Whenever I see an outcome like this I blame the Sydney Swans and Andrew Dunkley, who was suspended after the prelim leading to the 1996 Grand Final, successfully sought an injunction in the Supreme Court, played in the Grand Final and then was subsequently suspended for three weeks for his act in the prelim.
The AFL has constructed a tribunal system that mirrors the courts, in part, to prevent that from happening again. A player can’t argue they have been denied natural justice if natural justice is baked into the tribunal process.
But by setting up an independent appeals board, stacked with QCs, you increase the chances of the sorts of procedural defences used by Carlton’s Counsel being successful.
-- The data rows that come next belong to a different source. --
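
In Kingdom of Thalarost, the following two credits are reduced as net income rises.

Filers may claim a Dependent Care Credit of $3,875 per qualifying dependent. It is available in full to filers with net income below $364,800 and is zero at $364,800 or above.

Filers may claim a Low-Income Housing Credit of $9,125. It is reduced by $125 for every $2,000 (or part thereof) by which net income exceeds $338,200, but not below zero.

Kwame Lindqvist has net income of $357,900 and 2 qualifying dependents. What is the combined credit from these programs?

$15,625

Dependent Care Credit: base = 2 × $3,875 = $7,750. $357,900 is below the $364,800 cutoff, so the full $7,750 applies.
Low-Income Housing Credit: income exceeds $338,200 by $19,700, which is 10 full-or-partial $2,000 increments; reduction = 10 × $125 = $1,250, leaving $7,875.
Total: $7,750 + $7,875 = $15,625.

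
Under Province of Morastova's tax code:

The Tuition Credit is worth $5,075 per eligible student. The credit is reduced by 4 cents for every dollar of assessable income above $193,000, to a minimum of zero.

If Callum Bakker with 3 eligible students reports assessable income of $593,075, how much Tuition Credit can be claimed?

$0

Tuition Credit: base = 3 × $5,075 = $15,225. 4% of the $400,075 excess over $193,000 is $16,003 ≥ base, so the credit is $0.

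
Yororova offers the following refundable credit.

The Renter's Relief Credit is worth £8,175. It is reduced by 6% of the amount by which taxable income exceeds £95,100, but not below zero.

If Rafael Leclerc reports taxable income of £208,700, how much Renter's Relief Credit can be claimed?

Renter's Relief Credit: 6% of the £113,600 excess over £95,100 is £6,816; credit = £8,175 − £6,816 = £1,359.

£1,359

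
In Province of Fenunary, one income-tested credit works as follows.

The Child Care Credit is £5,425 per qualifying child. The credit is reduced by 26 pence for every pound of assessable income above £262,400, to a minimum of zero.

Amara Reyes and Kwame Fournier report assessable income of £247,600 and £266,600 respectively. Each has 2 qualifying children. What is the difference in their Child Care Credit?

£1,092

Amara (£247,600): Child Care Credit: base = 2 × £5,425 = £10,850. £247,600 is at or below the £262,400 threshold, so the full £10,850 applies.
Kwame (£266,600): Child Care Credit: base = 2 × £5,425 = £10,850. 26% of the £4,200 excess over £262,400 is £1,092; credit = £10,850 − £1,092 = £9,758.
Difference: |£10,850 − £9,758| = £1,092.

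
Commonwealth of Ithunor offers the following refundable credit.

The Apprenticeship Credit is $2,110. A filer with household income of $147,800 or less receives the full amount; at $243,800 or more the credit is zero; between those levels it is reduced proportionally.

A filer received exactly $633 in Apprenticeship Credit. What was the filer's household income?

$215,000

$633 is 633/2,110 of the full $2,110, so 1,477/2,110 of the $96,000 range has been used: income = $147,800 + $96,000 × 1,477/2,110 = $215,000.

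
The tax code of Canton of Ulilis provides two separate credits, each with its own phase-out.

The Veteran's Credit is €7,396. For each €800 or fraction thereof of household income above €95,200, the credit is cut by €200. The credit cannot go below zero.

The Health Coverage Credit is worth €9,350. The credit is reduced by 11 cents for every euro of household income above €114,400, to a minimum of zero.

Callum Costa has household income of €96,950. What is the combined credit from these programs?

€16,146

Veteran's Credit: income exceeds €95,200 by €1,750, which is 3 full-or-partial €800 increments; reduction = 3 × €200 = €600, leaving €6,796.
Health Coverage Credit: €96,950 is at or below the €114,400 threshold, so the full €9,350 applies.
Total: €6,796 + €9,350 = €16,146.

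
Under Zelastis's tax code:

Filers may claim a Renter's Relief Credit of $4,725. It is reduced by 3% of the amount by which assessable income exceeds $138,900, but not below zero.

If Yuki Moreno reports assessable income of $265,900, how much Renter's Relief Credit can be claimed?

Renter's Relief Credit: 3% of the $127,000 excess over $138,900 is $3,810; credit = $4,725 − $3,810 = $915.

$915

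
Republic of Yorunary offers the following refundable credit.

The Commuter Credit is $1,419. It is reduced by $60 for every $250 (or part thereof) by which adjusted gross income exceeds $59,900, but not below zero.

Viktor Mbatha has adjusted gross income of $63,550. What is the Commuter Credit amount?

Commuter Credit: income exceeds $59,900 by $3,650, which is 15 full-or-partial $250 increments; reduction = 15 × $60 = $900, leaving $519.

$519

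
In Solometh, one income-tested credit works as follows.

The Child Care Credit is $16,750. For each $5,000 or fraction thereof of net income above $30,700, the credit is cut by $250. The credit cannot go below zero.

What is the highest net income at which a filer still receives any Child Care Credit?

$360,700

After 66 increments the reduction is 66 × $250 = $16,500, leaving $250; one more increment wipes it out. Increment 66 ends at excess 66 × $5,000 = $330,000, so the highest qualifying income is $30,700 + $330,000 = $360,700.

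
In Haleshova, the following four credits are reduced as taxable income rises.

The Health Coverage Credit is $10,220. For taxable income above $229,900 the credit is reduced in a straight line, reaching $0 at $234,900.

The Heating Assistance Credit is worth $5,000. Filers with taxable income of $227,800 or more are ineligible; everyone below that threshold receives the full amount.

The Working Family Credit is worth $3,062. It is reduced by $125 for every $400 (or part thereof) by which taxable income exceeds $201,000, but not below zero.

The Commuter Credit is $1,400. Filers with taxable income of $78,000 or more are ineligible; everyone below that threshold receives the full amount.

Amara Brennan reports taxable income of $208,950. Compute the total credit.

Health Coverage Credit: $208,950 is at or below the $229,900 threshold, so the full $10,220 applies.
Heating Assistance Credit: $208,950 is below the $227,800 cutoff, so the full $5,000 applies.
Working Family Credit: income exceeds $201,000 by $7,950, which is 20 full-or-partial $400 increments; reduction = 20 × $125 = $2,500, leaving $562.
Commuter Credit: $208,950 meets or exceeds the $78,000 cutoff, so the credit is $0.
Total: $10,220 + $5,000 + $562 + $0 = $15,782.

$15,782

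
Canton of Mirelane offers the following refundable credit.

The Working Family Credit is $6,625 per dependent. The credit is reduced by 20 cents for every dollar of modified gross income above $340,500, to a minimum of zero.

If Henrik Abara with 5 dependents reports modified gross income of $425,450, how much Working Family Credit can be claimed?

$16,135

Working Family Credit: base = 5 × $6,625 = $33,125. 20% of the $84,950 excess over $340,500 is $16,990; credit = $33,125 − $16,990 = $16,135.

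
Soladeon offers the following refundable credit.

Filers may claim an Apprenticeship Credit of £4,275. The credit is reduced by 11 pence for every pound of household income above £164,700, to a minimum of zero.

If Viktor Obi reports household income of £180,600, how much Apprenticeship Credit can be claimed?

Apprenticeship Credit: 11% of the £15,900 excess over £164,700 is £1,749; credit = £4,275 − £1,749 = £2,526.

£2,526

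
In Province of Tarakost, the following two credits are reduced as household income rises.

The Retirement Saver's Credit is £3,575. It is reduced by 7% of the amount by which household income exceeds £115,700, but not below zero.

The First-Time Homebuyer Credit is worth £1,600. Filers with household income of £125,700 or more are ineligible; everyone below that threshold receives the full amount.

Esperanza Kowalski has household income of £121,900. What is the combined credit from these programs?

£4,741

Retirement Saver's Credit: 7% of the £6,200 excess over £115,700 is £434; credit = £3,575 − £434 = £3,141.
First-Time Homebuyer Credit: £121,900 is below the £125,700 cutoff, so the full £1,600 applies.
Total: £3,141 + £1,600 = £4,741.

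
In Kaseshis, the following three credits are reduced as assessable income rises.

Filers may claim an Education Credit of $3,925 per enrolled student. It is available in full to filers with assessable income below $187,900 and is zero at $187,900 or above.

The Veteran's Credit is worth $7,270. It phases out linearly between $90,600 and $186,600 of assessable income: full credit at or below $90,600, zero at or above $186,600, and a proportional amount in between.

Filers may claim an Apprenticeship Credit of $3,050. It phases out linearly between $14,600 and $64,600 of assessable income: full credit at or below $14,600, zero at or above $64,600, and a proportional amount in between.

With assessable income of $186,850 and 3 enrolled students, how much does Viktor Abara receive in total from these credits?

$11,775

Education Credit: base = 3 × $3,925 = $11,775. $186,850 is below the $187,900 cutoff, so the full $11,775 applies.
Veteran's Credit: $186,850 is at or above $186,600, so the credit is $0.
Apprenticeship Credit: $186,850 is at or above $64,600, so the credit is $0.
Total: $11,775 + $0 + $0 = $11,775.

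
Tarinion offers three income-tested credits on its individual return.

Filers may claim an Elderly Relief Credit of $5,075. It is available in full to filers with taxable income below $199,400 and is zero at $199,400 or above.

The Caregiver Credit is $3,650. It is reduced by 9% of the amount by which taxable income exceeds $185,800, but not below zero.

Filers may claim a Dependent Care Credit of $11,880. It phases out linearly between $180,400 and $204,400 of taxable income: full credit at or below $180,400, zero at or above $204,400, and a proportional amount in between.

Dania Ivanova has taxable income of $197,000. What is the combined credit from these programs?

Elderly Relief Credit: $197,000 is below the $199,400 cutoff, so the full $5,075 applies.
Caregiver Credit: 9% of the $11,200 excess over $185,800 is $1,008; credit = $3,650 − $1,008 = $2,642.
Dependent Care Credit: $197,000 is $16,600 into a $24,000 phase-out range, leaving 7,400/24,000 of the credit: $11,880 × 7,400/24,000 = $3,663.
Total: $5,075 + $2,642 + $3,663 = $11,380.

$11,380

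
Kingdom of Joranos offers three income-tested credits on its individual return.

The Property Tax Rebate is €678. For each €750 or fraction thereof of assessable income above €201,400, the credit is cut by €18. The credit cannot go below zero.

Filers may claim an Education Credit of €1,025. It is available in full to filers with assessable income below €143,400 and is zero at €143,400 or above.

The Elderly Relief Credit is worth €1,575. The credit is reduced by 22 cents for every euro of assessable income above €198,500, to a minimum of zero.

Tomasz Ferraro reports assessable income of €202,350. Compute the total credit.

Property Tax Rebate: income exceeds €201,400 by €950, which is 2 full-or-partial €750 increments; reduction = 2 × €18 = €36, leaving €642.
Education Credit: €202,350 meets or exceeds the €143,400 cutoff, so the credit is €0.
Elderly Relief Credit: 22% of the €3,850 excess over €198,500 is €847; credit = €1,575 − €847 = €728.
Total: €642 + €0 + €728 = €1,370.

€1,370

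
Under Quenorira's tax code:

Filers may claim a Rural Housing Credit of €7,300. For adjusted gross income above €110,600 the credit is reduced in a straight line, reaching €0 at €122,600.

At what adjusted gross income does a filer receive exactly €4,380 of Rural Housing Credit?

€4,380 is 4,380/7,300 of the full €7,300, so 2,920/7,300 of the €12,000 range has been used: income = €110,600 + €12,000 × 2,920/7,300 = €115,400.

€115,400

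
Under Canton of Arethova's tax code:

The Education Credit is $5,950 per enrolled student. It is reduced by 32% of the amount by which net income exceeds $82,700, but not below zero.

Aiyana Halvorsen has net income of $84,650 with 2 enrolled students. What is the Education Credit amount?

Education Credit: base = 2 × $5,950 = $11,900. 32% of the $1,950 excess over $82,700 is $624; credit = $11,900 − $624 = $11,276.

$11,276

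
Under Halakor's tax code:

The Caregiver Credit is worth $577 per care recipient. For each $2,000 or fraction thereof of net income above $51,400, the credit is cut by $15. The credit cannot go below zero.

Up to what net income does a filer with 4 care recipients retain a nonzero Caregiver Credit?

$357,400

Full credit = 4 × $577 = $2,308.
After 153 increments the reduction is 153 × $15 = $2,295, leaving $13; one more increment wipes it out. Increment 153 ends at excess 153 × $2,000 = $306,000, so the highest qualifying income is $51,400 + $306,000 = $357,400.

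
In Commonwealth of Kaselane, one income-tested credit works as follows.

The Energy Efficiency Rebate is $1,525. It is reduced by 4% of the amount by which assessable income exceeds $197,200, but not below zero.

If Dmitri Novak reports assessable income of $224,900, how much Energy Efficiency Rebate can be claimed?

$417

Energy Efficiency Rebate: 4% of the $27,700 excess over $197,200 is $1,108; credit = $1,525 − $1,108 = $417.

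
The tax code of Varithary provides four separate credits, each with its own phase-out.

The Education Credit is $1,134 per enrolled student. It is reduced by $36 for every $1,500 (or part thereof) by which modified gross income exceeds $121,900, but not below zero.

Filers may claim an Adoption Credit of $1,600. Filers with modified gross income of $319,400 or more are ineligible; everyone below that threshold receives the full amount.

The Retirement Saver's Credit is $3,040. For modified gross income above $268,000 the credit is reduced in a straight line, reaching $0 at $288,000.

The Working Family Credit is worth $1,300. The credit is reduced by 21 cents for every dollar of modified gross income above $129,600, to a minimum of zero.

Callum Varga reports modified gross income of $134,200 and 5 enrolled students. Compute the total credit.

Education Credit: base = 5 × $1,134 = $5,670. income exceeds $121,900 by $12,300, which is 9 full-or-partial $1,500 increments; reduction = 9 × $36 = $324, leaving $5,346.
Adoption Credit: $134,200 is below the $319,400 cutoff, so the full $1,600 applies.
Retirement Saver's Credit: $134,200 is at or below the $268,000 threshold, so the full $3,040 applies.
Working Family Credit: 21% of the $4,600 excess over $129,600 is $966; credit = $1,300 − $966 = $334.
Total: $5,346 + $1,600 + $3,040 + $334 = $10,320.

$10,320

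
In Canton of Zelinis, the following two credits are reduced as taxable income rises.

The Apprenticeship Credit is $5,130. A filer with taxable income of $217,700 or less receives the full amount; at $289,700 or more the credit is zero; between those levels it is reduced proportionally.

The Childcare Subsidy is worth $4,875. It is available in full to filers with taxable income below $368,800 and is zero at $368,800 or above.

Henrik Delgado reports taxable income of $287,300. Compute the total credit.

Apprenticeship Credit: $287,300 is $69,600 into a $72,000 phase-out range, leaving 2,400/72,000 of the credit: $5,130 × 2,400/72,000 = $171.
Childcare Subsidy: $287,300 is below the $368,800 cutoff, so the full $4,875 applies.
Total: $171 + $4,875 = $5,046.

$5,046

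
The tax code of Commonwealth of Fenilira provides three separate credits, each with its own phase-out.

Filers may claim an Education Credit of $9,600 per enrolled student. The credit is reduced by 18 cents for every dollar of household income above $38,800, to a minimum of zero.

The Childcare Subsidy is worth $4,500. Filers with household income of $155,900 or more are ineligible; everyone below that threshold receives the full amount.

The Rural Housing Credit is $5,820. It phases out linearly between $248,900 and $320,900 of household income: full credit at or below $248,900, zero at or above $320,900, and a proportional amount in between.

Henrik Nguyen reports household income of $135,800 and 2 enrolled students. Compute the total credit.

Education Credit: base = 2 × $9,600 = $19,200. 18% of the $97,000 excess over $38,800 is $17,460; credit = $19,200 − $17,460 = $1,740.
Childcare Subsidy: $135,800 is below the $155,900 cutoff, so the full $4,500 applies.
Rural Housing Credit: $135,800 is at or below the $248,900 threshold, so the full $5,820 applies.
Total: $1,740 + $4,500 + $5,820 = $12,060.

$12,060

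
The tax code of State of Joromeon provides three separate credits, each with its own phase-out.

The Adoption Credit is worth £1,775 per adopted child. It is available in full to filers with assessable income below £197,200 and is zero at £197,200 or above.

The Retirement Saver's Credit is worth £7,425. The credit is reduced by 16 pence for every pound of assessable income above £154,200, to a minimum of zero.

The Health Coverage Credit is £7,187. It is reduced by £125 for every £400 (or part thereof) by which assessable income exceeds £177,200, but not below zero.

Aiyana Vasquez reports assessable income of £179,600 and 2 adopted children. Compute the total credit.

Adoption Credit: base = 2 × £1,775 = £3,550. £179,600 is below the £197,200 cutoff, so the full £3,550 applies.
Retirement Saver's Credit: 16% of the £25,400 excess over £154,200 is £4,064; credit = £7,425 − £4,064 = £3,361.
Health Coverage Credit: income exceeds £177,200 by £2,400, which is 6 full-or-partial £400 increments; reduction = 6 × £125 = £750, leaving £6,437.
Total: £3,550 + £3,361 + £6,437 = £13,348.

£13,348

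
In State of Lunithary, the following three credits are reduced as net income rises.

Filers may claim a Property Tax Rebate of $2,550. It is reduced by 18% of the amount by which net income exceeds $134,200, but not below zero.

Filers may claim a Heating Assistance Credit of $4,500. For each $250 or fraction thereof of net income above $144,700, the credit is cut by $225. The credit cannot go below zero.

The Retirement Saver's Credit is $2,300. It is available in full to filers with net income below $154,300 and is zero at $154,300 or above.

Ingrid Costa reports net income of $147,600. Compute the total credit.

$4,238

Property Tax Rebate: 18% of the $13,400 excess over $134,200 is $2,412; credit = $2,550 − $2,412 = $138.
Heating Assistance Credit: income exceeds $144,700 by $2,900, which is 12 full-or-partial $250 increments; reduction = 12 × $225 = $2,700, leaving $1,800.
Retirement Saver's Credit: $147,600 is below the $154,300 cutoff, so the full $2,300 applies.
Total: $138 + $1,800 + $2,300 = $4,238.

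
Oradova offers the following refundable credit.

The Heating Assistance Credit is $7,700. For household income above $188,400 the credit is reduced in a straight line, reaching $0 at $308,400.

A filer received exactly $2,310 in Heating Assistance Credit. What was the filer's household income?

$2,310 is 2,310/7,700 of the full $7,700, so 5,390/7,700 of the $120,000 range has been used: income = $188,400 + $120,000 × 5,390/7,700 = $272,400.

$272,400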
There's no lesson to be learned by players from this appeal decision, only a lesson for the AFL's Counsel that if they are going to ask for a player to be suspended for a bump, they need to establish before the Tribunal that the player indeed bumped.
I thought it was a two-week bump, and there has been a lot of blow-back for the AFL from people who feel the same. I reckon ‘the AFL’ would be fuming with this decision by the independent appeals board – but that’s the price you pay for independence.
I think the AFL is going to have to ask itself which is the greater risk: win-at-all-costs clubs taking them to court every other finals series, or not being able to enforce its own rules to protect players?